Current Issue #488

Adelaide hatmaker Blake Canham-Bennett is brimming with inspiration

Sia Duff

At a young age, local artist Blake Canham-Bennett was inspired by the genteel tradition of hat-wearing. Now he spends his days creating bespoke headwear to order from the world’s finest materials.

Blake Canham-Bennett has always been drawn to hats. It began with the iconic hats of cultural and folk history – to the cowboys shading their faces from the heat of America’s deserts, the rat pack grinning toothily from beneath black fedoras, the silent film star with round eyes and bowler. 

“I’ve always been interested in vintage culture, old films or more recent period films,” he says. 

“They reflect a time not so long ago when men wore hats. It was part of their identity and they wouldn’t leave the house without one.” 

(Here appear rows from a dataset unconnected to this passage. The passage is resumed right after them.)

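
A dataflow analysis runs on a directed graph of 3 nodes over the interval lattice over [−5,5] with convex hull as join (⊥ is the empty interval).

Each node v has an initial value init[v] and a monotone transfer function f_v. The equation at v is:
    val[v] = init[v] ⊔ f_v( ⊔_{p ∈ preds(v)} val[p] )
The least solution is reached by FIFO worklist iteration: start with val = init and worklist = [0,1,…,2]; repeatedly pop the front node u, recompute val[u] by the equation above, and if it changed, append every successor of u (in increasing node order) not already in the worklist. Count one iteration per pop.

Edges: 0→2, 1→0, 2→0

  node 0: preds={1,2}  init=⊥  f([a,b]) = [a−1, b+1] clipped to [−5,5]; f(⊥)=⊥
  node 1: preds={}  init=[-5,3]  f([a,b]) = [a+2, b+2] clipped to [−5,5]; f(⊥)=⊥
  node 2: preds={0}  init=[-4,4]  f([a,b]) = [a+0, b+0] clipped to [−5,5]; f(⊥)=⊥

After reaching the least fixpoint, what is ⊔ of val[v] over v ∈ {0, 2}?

[-5,5]

Trace (4 dequeues):
  [1] u=0 | in [-5,4] | out [-5,5] | prev ⊥ | push {}
  [2] u=1 | in ⊥ | out [-5,3] | ==
  [3] u=2 | in [-5,5] | out [-5,5] | prev [-4,4] | push {0}
  [4] u=0 | in [-5,5] | out [-5,5] | ==

Converged values:
  [0] [-5,5]
  [1] [-5,3]
  [2] [-5,5]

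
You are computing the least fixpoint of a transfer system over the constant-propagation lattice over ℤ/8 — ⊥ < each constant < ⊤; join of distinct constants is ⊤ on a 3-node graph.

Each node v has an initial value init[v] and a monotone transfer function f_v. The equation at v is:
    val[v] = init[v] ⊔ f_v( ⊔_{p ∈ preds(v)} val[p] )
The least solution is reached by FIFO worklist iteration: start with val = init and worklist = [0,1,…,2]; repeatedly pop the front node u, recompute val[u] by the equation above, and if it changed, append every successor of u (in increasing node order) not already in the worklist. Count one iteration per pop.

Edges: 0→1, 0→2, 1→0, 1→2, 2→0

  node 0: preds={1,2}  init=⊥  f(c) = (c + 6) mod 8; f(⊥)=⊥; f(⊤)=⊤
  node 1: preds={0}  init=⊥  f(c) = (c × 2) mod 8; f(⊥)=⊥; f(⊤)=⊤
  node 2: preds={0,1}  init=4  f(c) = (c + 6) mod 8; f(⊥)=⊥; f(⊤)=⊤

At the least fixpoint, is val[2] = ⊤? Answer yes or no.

Iteration log — 7 steps:
  step 1. node 0  ⊔preds=4  new=2  old=⊥  +wl: 
  step 2. node 1  ⊔preds=2  new=4  old=⊥  +wl: 0
  step 3. node 2  ⊔preds=⊤  new=⊤  old=4  +wl: 
  step 4. node 0  ⊔preds=⊤  new=⊤  old=2  +wl: 1,2
  step 5. node 1  ⊔preds=⊤  new=⊤  old=4  +wl: 0
  step 6. node 2  ⊔preds=⊤  new=⊤  stable
  step 7. node 0  ⊔preds=⊤  new=⊤  stable

Least fixpoint reached:
  node 0: ⊤
  node 1: ⊤
  node 2: ⊤

yes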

Recently, when the tools of a hatter who worked on the Warner Bros lot in Hollywood’s golden age went on sale, Canham-Bennett purchased several of his hat blocks. The smooth russet blocks were shipped halfway across the world to his hat-making studio at The Mill artist studios on Adelaide’s Angas Street, where he uses them to stretch and shape hats for clients, among them blues musicians, actors and men who share his enthusiasm for headwear. 

Sia Duff

In his teens, Canham-Bennett began collecting and wearing hats as he developed a personal style that evokes a time when people dressed each day with a greater purpose and care. When a close neighbour died, Canham- Bennett was given the old man’s mid-century, misshaped Akubra. He soaked it in water and reshaped the fabric, his first taste of a fading art form that would capture his imagination. 

The hats Canham-Bennett crafts in his studio are no ordinary hats. Each is constructed with the finest materials – beaver or rabbit felt from Europe, coloured dyes, soft leather sweatbands made in New York, and feathers, vintage ribbons, fabrics and trims collected from online forums and shops around the world. From this collection of materials, Canham-Bennett creates hats of detail and elegance, knowing, seemingly intuitively, what trims to pair with a certain style and colour, when to pare back and when to add something more. 

Soon after completing a course in millinery
at TAFE, which concentrated on women’s headwear, Canham-Bennett shifted his
focus to men’s hats. He read old books on traditional hat-making techniques, connected with the small global and even smaller Australian community of hatmakers on online forums, and eventually visited the United States for seven weeks, travelling far and wide to connect with hatters. 

“I roamed around without a plan, meeting with someone in Los Angeles who’d connect me with a guy in San Diego and so on,” he says. 

“I visited this one hat maker in Kansas City who was like a character from an old film.
He dressed in the old west style, chewed tobacco and approached hat making in a very traditional way. Spending time with him was eye-opening.” 

Sia Duff
Sia Duff
Sia Duff
Sia Duff

It takes Canham-Bennett somewhere in the measure of four to six hours to make a single hat. On any one day in the studio, he works on up to a dozen hats at various stages of completion. Today, he is working on an aqua blue fedora for the actor Hugh Sheridan and putting the finishing touches on a series of five hats for The Mill Showcase with fellow associates Andrew Eden, Annabel Hume and Mark Mason that is showing until 29 May. Elsewhere, a mottled blue hat is the unexpected result of an accident after the once navy hat fell into a steaming vat of water. 

“Surprisingly, I quite like the effect but that hat was for an order and so I need to make another one.” 

The five hats Canham-Bennett has created for the Showcase – four black hats and a burnt orange fedora – are a testament to his 

expanding mastery of this old craft. Each hat is crafted in a different shape or style. One has an unusual nonagonal brim. Another is finely trimmed using stripes of fabric from a vintage silk tie. One wide-brimmed hat with an orange motif lace band recalls the Cordovan style worn by Antonio Banderas in The Mask of Zorro. But of the five, a hat containing a band Canham-Bennett stitched himself using Japanese Sashiko embroidery has been the most laborious. 

“This pattern derives from a time in Japanese history when common people weren’t allowed to have decorative motifs on their clothing bigger than a grain of rice,” he says. 

“It took me about five hours to stitch this band.” 

It’s this insatiable enthusiasm for his craft that gives Canham-Bennett’s hats, inspired from the annals of fashion history, their timeless quality.